January ended with the first meeting of 2024 of the Bank of England’s (BoE) Monetary Policy Committee (MPC). Investors had been anticipating this for guidance on the future direction of interest rates in the UK in the months to come. Despite hopes for interest rates to start falling in early 2024, the BOE left the base rate unchanged rates at 5.25%.

This meeting set the scene for a busy month of economic data for investors to digest. UK inflation is still stubbornly above target with the consumer prices Index (CPI) reading in January remaining unchanged from December’s reading at 4.00%. There remains continued divergence between the rate of prices rises of goods and services within the data. The CPI goods inflation reading fell from 1.90% to 1.80%, meanwhile CPI services inflation climbed from 6.00% to 6.10%. As a service sector focused economy, the figures served a reminder that inflation in the UK is far from tamed. The BoE have forecasted that inflation will fall to the target rate of 2% in the coming months, before increasing again towards the year end.

Technical Recession

Beyond inflation, the UK economy was estimated to have shrunk by 0.30% in the fourth quarter of 2023, following a decline of 0.10% in the third quarter of the same year. This placed the economy into a ‘technical’ recession, defined as two consecutive quarters of negative growth. While this headline appears alarming, this differs from an actual recession usually characterised by a sharp rise in unemployment.

Looking forward there is a degree of optimism for the UK economy. There was better news for retail sales which expanded by 3.40% in January. This was the largest monthly increase since April 2021, following a weak reading in December 2023. Unemployment remains at historically low levels, and wage increases are outpacing the general rate of inflation. Industry data, such as the purchasing managers’ index, also appears to suggest the services and manufacturing sectors are expanding. The shallow technical recession at the end of 2023 may prove to be short-lived.

 

Positive Returns

Despite the uncertainty surrounding the future path of interest rates and mixed economic data, investment markets have continued their positive momentum into early 2024. In the US, the S&P 500 index closed at a new record high with continued optimism for technology and AI companies. This performance has been volatile however as a result of the uncertain outlook for interest rates and their impact on economies.

Investors are divided over the power and the concentration risk of the much vaunted “magnificent seven”, comprising Alphabet (Google), Apple, Amazon, Microsoft, Meta (Facebook), Microsoft, and Tesla. Research by Deutsche Bank estimated that the combined profits of these seven companies greatly exceed those attributed to all UK listed companies. It is the performance of these companies that has driven US stock markets to new record highs, despite the middling performance of other US companies. The concern for investors is the potential negative impact on US stock markets if these companies begin to underperform.

Despite these concerns, Nvidia more than justified its current valuation with stellar fourth quarter 2023 results. The microchip giant comfortably beat analyst forecasts for both revenue and earnings, with the company also issuing strong guidance for the current quarter and beyond. Nvidia’s total revenue soared by 265% year on year, and it is this growth that has driven the company’s share price increasingly higher. The challenge for investors is assessing how far in the future such a growth rate can be maintained, and what value to place on it?

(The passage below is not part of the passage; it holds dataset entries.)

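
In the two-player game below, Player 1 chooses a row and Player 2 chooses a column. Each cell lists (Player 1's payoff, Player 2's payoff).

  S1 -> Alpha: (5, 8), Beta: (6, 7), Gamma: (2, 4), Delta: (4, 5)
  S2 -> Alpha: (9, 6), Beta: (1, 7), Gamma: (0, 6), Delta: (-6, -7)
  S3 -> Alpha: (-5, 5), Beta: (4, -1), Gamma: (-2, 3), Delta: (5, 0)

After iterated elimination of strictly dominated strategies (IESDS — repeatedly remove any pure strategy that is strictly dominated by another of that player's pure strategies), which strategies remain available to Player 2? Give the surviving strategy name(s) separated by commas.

For Player 2, Alpha strictly dominates Delta on the remaining rows (S1: 8>5, S2: 6>-7, S3: 5>0); eliminate Delta.
For Player 1, S1 strictly dominates S3 on the remaining columns (Alpha: 5>-5, Beta: 6>4, Gamma: 2>-2); eliminate S3.
Column Gamma is eliminated: Beta beats it against every remaining row (S1: 7>4, S2: 7>6).
Among the remaining strategies, none is strictly dominated by another pure strategy of the same player, so the elimination stops.
Surviving strategies — Player 1: {S1, S2}; Player 2: {Alpha, Beta}.

Alpha, Beta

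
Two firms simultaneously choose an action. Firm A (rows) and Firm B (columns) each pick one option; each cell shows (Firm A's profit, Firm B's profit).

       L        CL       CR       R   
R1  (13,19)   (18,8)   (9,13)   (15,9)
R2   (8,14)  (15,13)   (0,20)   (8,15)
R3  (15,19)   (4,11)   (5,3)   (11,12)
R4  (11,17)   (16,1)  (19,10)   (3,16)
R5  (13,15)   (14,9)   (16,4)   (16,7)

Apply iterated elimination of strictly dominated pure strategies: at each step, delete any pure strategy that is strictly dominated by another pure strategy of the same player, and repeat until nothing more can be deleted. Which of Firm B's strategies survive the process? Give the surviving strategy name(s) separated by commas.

L

For Firm A, R1 strictly dominates R2 on the remaining columns (L: 13>8, CL: 18>15, CR: 9>0, R: 15>8); eliminate R2.
For Firm B, L strictly dominates CL on the remaining rows (R1: 19>8, R3: 19>11, R4: 17>1, R5: 15>9); eliminate CL.
Column CR is eliminated: L beats it against every remaining row (R1: 19>13, R3: 19>3, R4: 17>10, R5: 15>4).
For Firm A, R1 strictly dominates R4 on the remaining columns (L: 13>11, R: 15>3); eliminate R4.
For Firm B, L strictly dominates R on the remaining rows (R1: 19>9, R3: 19>12, R5: 15>7); eliminate R.
Row R1 is eliminated: R3 beats it against every remaining column (L: 15>13).
Row R5 is eliminated: R3 beats it against every remaining column (L: 15>13).
Among the remaining strategies, none is strictly dominated by another pure strategy of the same player, so the elimination stops.
Surviving strategies — Firm A: {R3}; Firm B: {L}.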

Japanese equities also continued their impressive run. The Nikkei 225 index has risen more than 10%, year to date, in local currency terms. This performance helped the index establish a new high of 39,156.97, topping the previous record dating back to 1989. Investors remain enthused by the earnings profile of Japanese businesses, following a sharper focus on improving return on equity and the delivery of shareholder value.

After a difficult year for Chinese equities, the leading Chinese stock market indexes rallied in February following the introduction of supportive measures announced by the Chinese authorities. In addition to these measures, spending was reported to be robust over the Chinese Lunar New Year period. This was the first celebration in the country to not be affected by covid restrictions since 2019, and investors hope this could be a boost for economic growth. Investors will however be keen to monitor the extent to which any momentum continues amid concerns about structural weaknesses in the real estate sector.